In the sanctuary, the 4-ton, 24-foot-high bronze baldacchino over the main altar was crafted in lower Manhattan. Menzies said he was inspired by the baldacchino in St. Patrick's Cathedral. For all its weight, this one soars and curves gracefully upward to the very top, where a 3-foot bronze Archangel Gabriel sounds his trumpet for the Last Judgment.
The altar itself is a feast for the eyes. Made of dark green marble on a base of limestone and Breccia Pernice marble, it bears a gilded inscription to remind all of what takes place here: pascha nostrum immolatus est Christus (Christ our passover is sacrificed for us). A traditional crucifix suspended overhead presents this same narration without words. The cross is made of the same wood used in the sanctuary, and the corpus of Christ was hand-carved in Italy by Pius and Stefan Malsirer.
Directly behind the altar, a golden tabernacle gleams. Designed with neo-Gothic lines by Menzies, it was made in Madrid, Spain. We're reminded of who reposes within by the door's relief of Christ the King. And the green marble table on which it rests is inscribed Ave Verum Corpus — Hail True Body.

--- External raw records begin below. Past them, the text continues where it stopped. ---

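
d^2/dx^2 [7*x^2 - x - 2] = 14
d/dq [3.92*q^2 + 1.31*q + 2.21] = 7.84*q + 1.31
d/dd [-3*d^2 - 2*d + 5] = -6*d - 2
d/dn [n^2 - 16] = 2*n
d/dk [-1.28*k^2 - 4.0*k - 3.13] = -2.56*k - 4.0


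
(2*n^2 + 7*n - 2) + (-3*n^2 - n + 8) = -n^2 + 6*n + 6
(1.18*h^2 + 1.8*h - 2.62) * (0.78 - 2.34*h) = -2.7612*h^3 - 3.2916*h^2 + 7.5348*h - 2.0436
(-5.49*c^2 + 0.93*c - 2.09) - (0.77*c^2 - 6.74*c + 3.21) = -6.26*c^2 + 7.67*c - 5.3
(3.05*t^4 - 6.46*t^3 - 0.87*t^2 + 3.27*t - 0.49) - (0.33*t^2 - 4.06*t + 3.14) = 3.05*t^4 - 6.46*t^3 - 1.2*t^2 + 7.33*t - 3.63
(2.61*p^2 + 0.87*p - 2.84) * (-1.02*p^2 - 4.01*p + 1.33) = -2.6622*p^4 - 11.3535*p^3 + 2.8794*p^2 + 12.5455*p - 3.7772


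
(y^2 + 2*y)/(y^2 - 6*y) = (y + 2)/(y - 6)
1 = 1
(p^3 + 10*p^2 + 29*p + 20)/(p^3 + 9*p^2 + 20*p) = (p + 1)/p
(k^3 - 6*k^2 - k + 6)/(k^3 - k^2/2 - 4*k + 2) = 2*(k^3 - 6*k^2 - k + 6)/(2*k^3 - k^2 - 8*k + 4)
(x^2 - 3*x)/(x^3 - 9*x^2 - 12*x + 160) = x*(x - 3)/(x^3 - 9*x^2 - 12*x + 160)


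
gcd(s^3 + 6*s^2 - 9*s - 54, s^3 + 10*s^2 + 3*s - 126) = s^2 + 3*s - 18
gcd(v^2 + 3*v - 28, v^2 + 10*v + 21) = v + 7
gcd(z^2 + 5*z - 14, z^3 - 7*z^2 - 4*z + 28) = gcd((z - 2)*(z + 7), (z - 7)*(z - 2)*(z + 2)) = z - 2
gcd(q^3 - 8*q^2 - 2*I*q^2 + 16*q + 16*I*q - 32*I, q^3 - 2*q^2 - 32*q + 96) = q^2 - 8*q + 16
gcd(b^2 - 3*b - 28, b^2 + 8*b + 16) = b + 4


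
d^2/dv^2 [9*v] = 0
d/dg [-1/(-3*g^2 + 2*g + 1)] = 2*(1 - 3*g)/(-3*g^2 + 2*g + 1)^2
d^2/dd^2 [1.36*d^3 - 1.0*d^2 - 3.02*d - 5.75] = 8.16*d - 2.0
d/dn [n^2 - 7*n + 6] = 2*n - 7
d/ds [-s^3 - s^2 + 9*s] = -3*s^2 - 2*s + 9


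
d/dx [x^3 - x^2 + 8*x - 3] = 3*x^2 - 2*x + 8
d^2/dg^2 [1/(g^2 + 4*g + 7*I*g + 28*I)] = 2*(-g^2 - 4*g - 7*I*g + (2*g + 4 + 7*I)^2 - 28*I)/(g^2 + 4*g + 7*I*g + 28*I)^3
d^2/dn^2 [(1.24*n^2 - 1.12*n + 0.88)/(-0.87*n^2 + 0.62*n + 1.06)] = (0.357744*n^3 - 10.8576*n^2 + 9.045216*n - 6.558272)/(0.658503*n^6 - 1.407834*n^5 - 1.403658*n^4 + 3.192256*n^3 + 1.710204*n^2 - 2.089896*n - 1.191016)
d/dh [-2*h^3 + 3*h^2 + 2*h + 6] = -6*h^2 + 6*h + 2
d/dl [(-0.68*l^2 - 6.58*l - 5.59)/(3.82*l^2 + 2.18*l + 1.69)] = (23.6532*l^2 + 40.4092*l + 1.066)/(14.5924*l^4 + 16.6552*l^3 + 17.664*l^2 + 7.3684*l + 2.8561)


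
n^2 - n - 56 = (n - 8)*(n + 7)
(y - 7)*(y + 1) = y^2 - 6*y - 7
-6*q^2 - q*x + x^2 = (-3*q + x)*(2*q + x)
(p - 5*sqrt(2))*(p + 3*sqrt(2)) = p^2 - 2*sqrt(2)*p - 30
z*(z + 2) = z^2 + 2*z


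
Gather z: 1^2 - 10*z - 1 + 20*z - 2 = 10*z - 2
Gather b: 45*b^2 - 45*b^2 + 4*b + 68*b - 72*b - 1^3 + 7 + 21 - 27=0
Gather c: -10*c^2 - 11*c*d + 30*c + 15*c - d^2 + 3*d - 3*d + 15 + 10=-10*c^2 + c*(45 - 11*d) - d^2 + 25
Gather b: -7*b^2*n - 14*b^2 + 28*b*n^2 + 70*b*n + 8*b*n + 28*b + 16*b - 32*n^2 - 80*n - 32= b^2*(-7*n - 14) + b*(28*n^2 + 78*n + 44) - 32*n^2 - 80*n - 32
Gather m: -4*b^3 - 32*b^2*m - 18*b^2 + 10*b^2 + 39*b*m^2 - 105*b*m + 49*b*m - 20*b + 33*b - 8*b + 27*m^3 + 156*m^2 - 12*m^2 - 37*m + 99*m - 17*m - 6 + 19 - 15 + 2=-4*b^3 - 8*b^2 + 5*b + 27*m^3 + m^2*(39*b + 144) + m*(-32*b^2 - 56*b + 45)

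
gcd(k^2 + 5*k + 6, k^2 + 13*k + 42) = 1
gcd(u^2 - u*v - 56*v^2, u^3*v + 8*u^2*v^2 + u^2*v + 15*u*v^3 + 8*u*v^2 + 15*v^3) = 1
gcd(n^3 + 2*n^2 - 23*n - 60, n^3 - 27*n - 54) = n + 3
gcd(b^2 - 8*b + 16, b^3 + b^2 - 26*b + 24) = b - 4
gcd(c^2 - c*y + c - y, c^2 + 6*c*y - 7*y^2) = -c + y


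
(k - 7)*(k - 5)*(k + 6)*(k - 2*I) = k^4 - 6*k^3 - 2*I*k^3 - 37*k^2 + 12*I*k^2 + 210*k + 74*I*k - 420*I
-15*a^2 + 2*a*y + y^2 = (-3*a + y)*(5*a + y)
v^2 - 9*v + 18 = (v - 6)*(v - 3)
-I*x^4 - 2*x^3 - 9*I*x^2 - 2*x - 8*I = (x - 4*I)*(x - I)*(x + 2*I)*(-I*x + 1)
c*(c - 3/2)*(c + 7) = c^3 + 11*c^2/2 - 21*c/2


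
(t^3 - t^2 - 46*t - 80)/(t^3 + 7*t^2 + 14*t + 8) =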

We were astonished many times over by the superlative master craftsmanship in Old World style throughout. Behind the tabernacle, the magnificent reredos is a huge three-paneled triptych of Gothic arches crafted from Honduran mahogany. The arches frame panels with the Holy Spirit as a dove and adoring angels facing the tabernacle. Everything is in Italian mosaics that reflect and radiate light.
For the sanctuary, green Italian marbles form a sea of diamond checkerboard flooring. But the main altar stands on a parquet wood floor to distinguish this most holy space. The cathedra, the bishop's chair, carved with designs including clusters of grapes, is an antique used by all four bishops of Bridgeport.
Next we turned attention to the chapels on either side of the sanctuary. We learned that their stunning statues were newly carved of white Carrara marble from the same quarry Michelangelo used. One chapel contains a glorious, larger-than-life Holy Family. The serene pose of the Blessed Virgin Mary, St. Joseph and Jesus as a babe is softly bathed with indirect lighting.
In the other chapel there's a larger-than-life-sized Carrara statue of St. Augustine. After our visit, Menzies told me he got the idea for this depiction from a Botticelli painting. The sculptor who recast the vision in three dimensions was Francesco Federigi (who also did the Holy Family). Augustine sits at a table, his bishop's miter off, an open book or Bible before him. The Doctor of the Church — one of Western civilization's most celebrated geniuses — ponders intently. He faces the altar contemplating the Mass and giving silent example to worshippers.
Next we walked the Stations of the Cross, all three-dimensional and quite large masterpieces dating to the late 1800s. Msgr. Kevin Wal-lin, the cathedral's pastor, saw them years ago in the lower church of St. Frances of Rome Church in the Bronx. They were brought here and master artist Henryk Krzeminski superbly restored and repainted them.
All the stained-glass windows along the nave, from the legendary Mayer studio in Munich and installed in St. Augustine's more than a century ago, have now been restored. With regal reds, brilliant blues and glittering golds, they caught our eye long enough to draw us deeply into the scriptural and saintly scenes represented.
There's more, too much more to describe in so small a space. Suffice it to say that, in one short year, St. Augustine's has been transformed into a masterpiece for the glory of God. It's like a prayer of praise and thanksgiving that no words could possibly express. Say Amen, somebody!
Joseph Pronechen writes from Trumbull, Connecticut.